テレビで時代劇を見れば、舞台はほとんど江戸である。が、江戸に住む侍や町人が日本全体を表していたと思えば、それは大きな勘違いである。昭和初期まで、日本人の9割はお百姓さんだった。農家の仕事では、男女の区別はほとんどない。田植えや稲刈りには女性も参加するし、よその家の農作業の手伝いもする。仕事は村全体で行うことであり、そのため誰かが失業するということもなかった。たとえ旦那に死に別れ、後家さんとなっても仕事はいくらでもあったのである。イザベルさんも、日本では女も仕事を持ち、たくましく生活していると感心している。

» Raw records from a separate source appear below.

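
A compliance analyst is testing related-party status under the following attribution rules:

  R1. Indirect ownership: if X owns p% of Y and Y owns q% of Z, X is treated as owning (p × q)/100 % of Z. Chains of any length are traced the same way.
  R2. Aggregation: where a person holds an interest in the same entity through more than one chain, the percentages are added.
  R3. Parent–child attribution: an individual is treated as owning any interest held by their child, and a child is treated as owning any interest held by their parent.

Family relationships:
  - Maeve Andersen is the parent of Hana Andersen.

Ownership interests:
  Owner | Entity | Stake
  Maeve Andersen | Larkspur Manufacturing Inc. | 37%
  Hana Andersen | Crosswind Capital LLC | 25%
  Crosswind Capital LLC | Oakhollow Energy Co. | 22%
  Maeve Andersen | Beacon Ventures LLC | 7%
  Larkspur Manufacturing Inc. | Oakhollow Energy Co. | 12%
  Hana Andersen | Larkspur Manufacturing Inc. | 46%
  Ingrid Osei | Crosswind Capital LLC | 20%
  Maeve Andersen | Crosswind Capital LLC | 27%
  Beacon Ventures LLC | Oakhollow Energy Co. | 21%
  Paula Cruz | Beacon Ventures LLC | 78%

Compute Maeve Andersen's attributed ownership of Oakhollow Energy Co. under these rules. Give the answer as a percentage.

By parent–child attribution (R3), Maeve Andersen is treated as also owning Hana Andersen's interest in Larkspur Manufacturing Inc, giving 37% + 46% = 83%.
By parent–child attribution (R3), Maeve Andersen is treated as also owning Hana Andersen's interest in Crosswind Capital LLC, giving 27% + 25% = 52%.
Chain via Larkspur Manufacturing Inc. (R1): 83% × 12% = 9.96% of Oakhollow Energy Co.
Chain via Crosswind Capital LLC (R1): 52% × 22% = 11.44% of Oakhollow Energy Co.
Chain via Beacon Ventures LLC (R1): 7% × 21% = 1.47% of Oakhollow Energy Co.
Aggregating (R2): 9.96% + 11.44% + 1.47% = 22.87%.

22.87%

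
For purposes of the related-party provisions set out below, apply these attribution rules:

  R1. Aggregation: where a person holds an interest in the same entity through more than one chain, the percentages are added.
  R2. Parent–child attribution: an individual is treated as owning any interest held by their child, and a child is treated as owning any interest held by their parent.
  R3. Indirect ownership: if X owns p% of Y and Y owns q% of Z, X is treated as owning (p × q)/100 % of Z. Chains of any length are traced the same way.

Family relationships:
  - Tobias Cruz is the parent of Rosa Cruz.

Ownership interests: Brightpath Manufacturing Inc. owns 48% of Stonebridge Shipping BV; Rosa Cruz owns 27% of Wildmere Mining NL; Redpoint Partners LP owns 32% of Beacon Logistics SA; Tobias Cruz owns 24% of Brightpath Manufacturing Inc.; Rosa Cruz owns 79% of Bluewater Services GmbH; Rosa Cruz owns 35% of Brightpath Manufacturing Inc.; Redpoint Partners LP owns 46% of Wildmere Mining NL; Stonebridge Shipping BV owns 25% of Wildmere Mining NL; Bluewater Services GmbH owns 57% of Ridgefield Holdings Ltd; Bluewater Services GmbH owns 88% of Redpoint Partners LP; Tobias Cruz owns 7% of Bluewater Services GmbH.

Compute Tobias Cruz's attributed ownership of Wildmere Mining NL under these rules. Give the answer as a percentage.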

そんな時代だったので、男女の区別というのはたいした意味は持たなかった。男も女も裸同然で暮らし、家では雑魚寝が普通であり、銭湯や温泉は混浴が当たり前。男女の不倫は、遺伝子検査ではっきりさせる必要もなく、村で産まれた子供は村全体で育てたのである。だから、出稼ぎで家を留守にする夫は、出稼ぎに出かけない家に、家族の面倒をお願いして働きに行った。
今でこそジェンダーフリーが社会問題になり、日本における男女差別が世界的にも遅れた状況にある。が、実は明治政府は、男性は社会に参加し、女性は家事を行うという欧米諸国の習慣を見習おうとしたのである。裸は恥ずかしいことであり、銭湯も男湯女湯でなければならない。男は外で働き、女は家事や育児に勤しむ、といったことを国策とした。女性が男性並みに、裸同然で真っ黒になり肉体労働をしているなんて、日本にやって来る外国人に対して、日本が遅れていると思われると考えたのだった。
ところが、その頃から欧米諸国ではウーマンリブ運動が盛んになり、男女同権が求められていた。ようやく日本に男女の性差による生き方が定着し、欧米諸国に追いついたと思った頃、世界はなんとジェンダーフリーの世の中になっていたのである。